In Ankara hatten Hunderte Demonstranten am Nachmittag versucht, zum Energieministerium vorzudringen. Die Nachrichtenagentur Anadolu meldete, aus den Reihen der Demonstranten seien Molotow-Cocktails und Steine geworfen worden. Die Sicherheitskräfte hätten über Megafon auf die von der Regierung verfügte Staatstrauer für die Opfer der Katastrophe hingewiesen.

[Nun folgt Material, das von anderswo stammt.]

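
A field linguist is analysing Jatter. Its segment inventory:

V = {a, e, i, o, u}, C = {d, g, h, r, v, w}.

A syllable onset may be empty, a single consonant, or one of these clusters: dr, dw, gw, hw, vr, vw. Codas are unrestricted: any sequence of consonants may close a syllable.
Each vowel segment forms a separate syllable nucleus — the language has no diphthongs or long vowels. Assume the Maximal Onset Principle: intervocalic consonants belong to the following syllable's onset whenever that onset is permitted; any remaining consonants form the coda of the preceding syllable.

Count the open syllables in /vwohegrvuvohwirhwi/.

4

Nuclei (vowels): o, e, u, o, i, i → 6 syllables.
V1 /o/ – V2 /e/: /h/ is a single consonant, so it becomes the next onset.
V2 /e/ – V3 /u/: /grv/ — longest licit onset from the right is /v/, leaving /gr/ as coda.
V3 /u/ – V4 /o/: just /v/ — single C goes to the following onset.
V4 /o/ – V5 /i/: cluster /hw/ — /hw/ is itself a permitted onset, so the whole cluster goes right; preceding coda = ∅.
V5 /i/ – V6 /i/: /rhw/ splits as /r/ + /hw/ (/hw/ is the longest suffix that is a licit onset).
Putting it together: vwo.hegr.vu.vo.hwir.hwi.
Classifying each syllable: /vwo/ (open), /hegr/ (closed), /vu/ (open), /vo/ (open), /hwir/ (closed), /hwi/ (open).
Open syllables: 4.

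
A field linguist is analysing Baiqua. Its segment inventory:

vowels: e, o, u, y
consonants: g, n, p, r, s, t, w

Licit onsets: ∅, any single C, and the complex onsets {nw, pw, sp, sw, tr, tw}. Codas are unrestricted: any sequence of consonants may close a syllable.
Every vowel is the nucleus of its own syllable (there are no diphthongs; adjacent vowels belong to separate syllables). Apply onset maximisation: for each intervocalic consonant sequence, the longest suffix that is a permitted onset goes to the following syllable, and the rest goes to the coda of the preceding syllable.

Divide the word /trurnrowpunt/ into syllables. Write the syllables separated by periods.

Vowels present: u, o, u; each is a nucleus, giving 3 syllables.
/u…o/ gap (V1→V2): /rnr/; trying suffixes from longest down, /r/ is the first permitted one, so coda /rn/ | onset /r/.
/o…u/ gap (V2→V3): /wp/ splits as /w/ + /p/ (/p/ is the longest suffix that is a licit onset).

trurn.row.punt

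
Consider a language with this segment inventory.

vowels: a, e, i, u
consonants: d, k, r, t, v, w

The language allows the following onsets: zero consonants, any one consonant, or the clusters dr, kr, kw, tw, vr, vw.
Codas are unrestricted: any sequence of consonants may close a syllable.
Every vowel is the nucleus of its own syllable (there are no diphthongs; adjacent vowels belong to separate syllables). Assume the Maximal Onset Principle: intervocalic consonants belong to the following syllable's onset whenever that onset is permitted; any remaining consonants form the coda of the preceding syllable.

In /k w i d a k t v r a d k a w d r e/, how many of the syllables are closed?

3

The vowels are i, a, a, a, e — 5 nuclei, so 5 syllables.
V1 /i/ – V2 /a/: /d/ → onset of the next syllable (single consonants are always licit onsets).
V2 /a/ – V3 /a/: cluster /ktvr/ — the longest permitted-onset suffix is /vr/; onset = /vr/, preceding coda = /kt/.
V3 /a/ – V4 /a/: cluster /dk/ — the longest permitted-onset suffix is /k/; onset = /k/, preceding coda = /d/.
V4 /a/ – V5 /e/: /wdr/ splits as /w/ + /dr/ (/dr/ is the longest suffix that is a licit onset).
Result: kwi.dakt.vrad.kaw.dre.
Classifying each syllable: /kwi/ (open), /dakt/ (closed), /vrad/ (closed), /kaw/ (closed), /dre/ (open).
Closed syllables: 3.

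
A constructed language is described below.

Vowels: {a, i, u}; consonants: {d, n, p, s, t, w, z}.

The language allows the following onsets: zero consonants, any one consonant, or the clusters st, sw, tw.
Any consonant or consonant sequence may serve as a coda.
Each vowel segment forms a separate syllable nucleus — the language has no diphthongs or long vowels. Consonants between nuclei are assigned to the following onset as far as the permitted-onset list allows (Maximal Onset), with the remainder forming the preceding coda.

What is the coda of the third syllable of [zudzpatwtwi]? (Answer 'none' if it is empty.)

none

Vowels present: u, a, i; each is a nucleus, giving 3 syllables.
σ1/σ2 boundary: /dzp/ splits as /dz/ + /p/ (/p/ is the longest suffix that is a licit onset).
σ2/σ3 boundary: /twtw/ splits as /tw/ + /tw/ (/tw/ is the longest suffix that is a licit onset).
Result: zudz.patw.twi.
Syllable 3 is /twi/: onset /tw/, nucleus /i/, coda ∅.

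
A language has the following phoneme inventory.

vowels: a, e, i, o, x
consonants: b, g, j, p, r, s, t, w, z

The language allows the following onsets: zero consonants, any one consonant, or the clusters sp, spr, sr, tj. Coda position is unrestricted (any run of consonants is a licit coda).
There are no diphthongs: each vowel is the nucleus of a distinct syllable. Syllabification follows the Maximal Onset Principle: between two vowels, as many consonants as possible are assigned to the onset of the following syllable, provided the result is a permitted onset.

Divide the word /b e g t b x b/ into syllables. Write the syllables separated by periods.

Nuclei (vowels): e, x → 2 syllables.
V1 /e/ – V2 /x/: /gtb/ — longest licit onset from the right is /b/, leaving /gt/ as coda.

begt.bxb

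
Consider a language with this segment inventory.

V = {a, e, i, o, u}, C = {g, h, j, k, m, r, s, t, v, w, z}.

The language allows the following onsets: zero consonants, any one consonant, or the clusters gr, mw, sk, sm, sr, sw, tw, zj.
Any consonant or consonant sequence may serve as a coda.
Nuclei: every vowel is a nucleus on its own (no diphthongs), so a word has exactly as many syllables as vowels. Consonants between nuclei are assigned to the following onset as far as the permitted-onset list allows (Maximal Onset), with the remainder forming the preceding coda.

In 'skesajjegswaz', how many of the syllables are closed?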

Der Bergmann Sami Kilic, der neun Jahre in der Zeche arbeitete und bei den Rettungsarbeiten half, sagte dem Sender CNN-Türk, bei einer Explosion unter Tage funktioniere die Stromversorgung nicht mehr. Ventilatoren fielen aus, der Luftstrom werde unterbrochen. „Auch wenn die Männer Masken haben sollten, wird eine Rettung schwierig.“ Die Masken reichten für 45 Minuten Frischluft. „Aber innerhalb von 45 Minuten kann man nicht die eineinhalb Kilometer nach oben kommen.“

Kilic sagte, er rechne mit bis zu 400 Toten. Mehr als 18 Stunden nach dem Grubenunglück waren am Mittwochmorgen Medienberichten zufolge noch sechs Überlebende geborgen worden.

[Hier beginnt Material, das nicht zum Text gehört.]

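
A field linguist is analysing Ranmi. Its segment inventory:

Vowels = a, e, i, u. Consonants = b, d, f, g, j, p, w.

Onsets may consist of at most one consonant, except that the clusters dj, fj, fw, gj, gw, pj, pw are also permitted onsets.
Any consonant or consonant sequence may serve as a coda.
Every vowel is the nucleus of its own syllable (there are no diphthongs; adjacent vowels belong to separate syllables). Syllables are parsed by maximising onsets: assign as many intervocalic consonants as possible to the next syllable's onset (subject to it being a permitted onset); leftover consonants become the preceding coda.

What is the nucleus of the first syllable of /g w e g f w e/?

The vowels are e, e — 2 nuclei, so 2 syllables.
The first nucleus (vowel 1 from the left) is /e/.

e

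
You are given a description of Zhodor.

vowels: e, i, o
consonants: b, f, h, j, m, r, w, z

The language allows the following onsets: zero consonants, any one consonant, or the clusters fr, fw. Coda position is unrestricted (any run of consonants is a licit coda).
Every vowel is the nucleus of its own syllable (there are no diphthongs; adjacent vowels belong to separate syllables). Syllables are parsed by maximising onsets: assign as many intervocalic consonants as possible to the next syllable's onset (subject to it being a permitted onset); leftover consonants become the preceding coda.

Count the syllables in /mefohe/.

3

The vowels are e, o, e — 3 nuclei, so 3 syllables.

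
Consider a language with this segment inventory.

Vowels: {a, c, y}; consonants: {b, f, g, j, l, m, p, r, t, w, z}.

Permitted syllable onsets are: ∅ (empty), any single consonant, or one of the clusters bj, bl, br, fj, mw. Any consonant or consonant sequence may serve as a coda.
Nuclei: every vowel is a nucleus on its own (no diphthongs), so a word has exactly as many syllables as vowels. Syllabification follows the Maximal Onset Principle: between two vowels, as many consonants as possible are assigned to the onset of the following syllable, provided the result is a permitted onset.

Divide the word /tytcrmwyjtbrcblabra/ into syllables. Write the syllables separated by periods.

ty.tcr.mwyjt.brc.bla.bra

The vowels are y, c, y, c, a, a — 6 nuclei, so 6 syllables.
Between /y/ (V1) and /c/ (V2): /t/ is a single consonant, so it becomes the next onset.
Between /c/ (V2) and /y/ (V3): cluster /rmw/ — the longest permitted-onset suffix is /mw/; onset = /mw/, preceding coda = /r/.
Between /y/ (V3) and /c/ (V4): /jtbr/ splits as /jt/ + /br/ (/br/ is the longest suffix that is a licit onset).
Between /c/ (V4) and /a/ (V5): /bl/ is a licit onset in full, so it all attaches to the next syllable.
Between /a/ (V5) and /a/ (V6): /br/ — entire cluster is a permitted onset → onset /br/, coda ∅.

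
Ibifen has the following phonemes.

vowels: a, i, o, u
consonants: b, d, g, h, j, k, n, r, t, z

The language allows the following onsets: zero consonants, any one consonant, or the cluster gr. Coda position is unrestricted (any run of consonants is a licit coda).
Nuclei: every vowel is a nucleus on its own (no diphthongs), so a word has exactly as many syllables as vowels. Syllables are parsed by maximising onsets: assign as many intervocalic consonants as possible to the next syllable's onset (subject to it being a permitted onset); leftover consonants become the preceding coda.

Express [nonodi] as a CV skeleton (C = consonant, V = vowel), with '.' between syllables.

Nuclei (vowels): o, o, i → 3 syllables.
σ1/σ2 boundary: /n/ is a single consonant, so it becomes the next onset.
σ2/σ3 boundary: /d/ is a single consonant, so it becomes the next onset.
Putting it together: no.no.di.
Mapping each syllable to C/V: /no/ → CV, /no/ → CV, /di/ → CV.

CV.CV.CV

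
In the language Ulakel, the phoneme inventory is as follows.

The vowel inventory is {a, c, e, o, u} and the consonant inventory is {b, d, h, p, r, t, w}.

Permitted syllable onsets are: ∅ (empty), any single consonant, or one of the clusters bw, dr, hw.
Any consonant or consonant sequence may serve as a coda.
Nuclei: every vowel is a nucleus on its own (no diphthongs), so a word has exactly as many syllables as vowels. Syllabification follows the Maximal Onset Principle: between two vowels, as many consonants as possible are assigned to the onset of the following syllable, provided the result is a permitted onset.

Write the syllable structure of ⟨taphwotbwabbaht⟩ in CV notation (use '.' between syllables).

Vowels present: a, o, a, a; each is a nucleus, giving 4 syllables.
/a…o/ gap (V1→V2): cluster /phw/ — the longest permitted-onset suffix is /hw/; onset = /hw/, preceding coda = /p/.
/o…a/ gap (V2→V3): /tbw/ splits as /t/ + /bw/ (/bw/ is the longest suffix that is a licit onset).
/a…a/ gap (V3→V4): cluster /bb/ — the longest permitted-onset suffix is /b/; onset = /b/, preceding coda = /b/.
So the parse is tap.hwot.bwab.baht.
Mapping each syllable to C/V: /tap/ → CVC, /hwot/ → CCVC, /bwab/ → CCVC, /baht/ → CVCC.

CVC.CCVC.CCVC.CVCC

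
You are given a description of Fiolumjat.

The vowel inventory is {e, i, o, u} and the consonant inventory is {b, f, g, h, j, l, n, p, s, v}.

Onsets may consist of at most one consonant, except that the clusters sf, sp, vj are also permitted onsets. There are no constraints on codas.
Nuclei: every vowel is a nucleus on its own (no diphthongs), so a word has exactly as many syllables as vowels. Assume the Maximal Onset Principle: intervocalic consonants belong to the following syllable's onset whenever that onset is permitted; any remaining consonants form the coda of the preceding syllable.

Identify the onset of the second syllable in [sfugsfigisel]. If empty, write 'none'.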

Ministerpräsident Erdogan und Staatspräsident Abdullah Gül sagten wegen des Unglücks Auslandsreisen ab. Erdogan besuchte den Unglücksort am Mittwoch. Türkische Medien berichteten, die Regierungspartei AKP habe im vergangenen Monat Forderungen der Opposition zurückgewiesen, die Sicherheitsvorkehrungen an der Zeche Soma zu überprüfen. Die Bergwerksgesellschaft teilte mit, die letzten Sicherheitsüberprüfungen habe es vor zwei Monaten gegeben.

In Deutschland kritisierte die Bergbaugewerkschaft IG BCE Sicherheitsmängel in der Türkei. „Die Katastrophe in Soma ist das jüngste Glied in einer langen Kette schrecklicher Grubenunglücke in der Türkei“, sagte der IG-BCE-Vorsitzende Michael Vassiliadis laut einer Mitteilung. Es habe immer wieder Verstöße gegen Sicherheitsbestimmungen gegeben. Mindestvorschriften im Arbeits- und Gesundheitsschutz würden nicht eingehalten.

Das Grubenunglück in der Türkei löste weltweit Trauer aus. Mehrere Länder boten der Türkei Hilfe an. Darunter waren auch Israel und Griechenland, deren Verhältnis zur Türkei angespannt ist. Bundespräsident Joachim Gauck sprach dem türkischen Staatschef Gül seine Anteilnahme aus. Kanzlerin Merkel schrieb Erdogan: „Unsere Gedanken sind bei den Angehörigen der Opfer.“

In der Türkei kommt es immer wieder zu tödlichen Grubenunfällen. Mehrfach gab es in den vergangenen Jahren Verstöße gegen Sicherheitsregeln oder es wurden veraltete Arbeitsgeräte eingesetzt.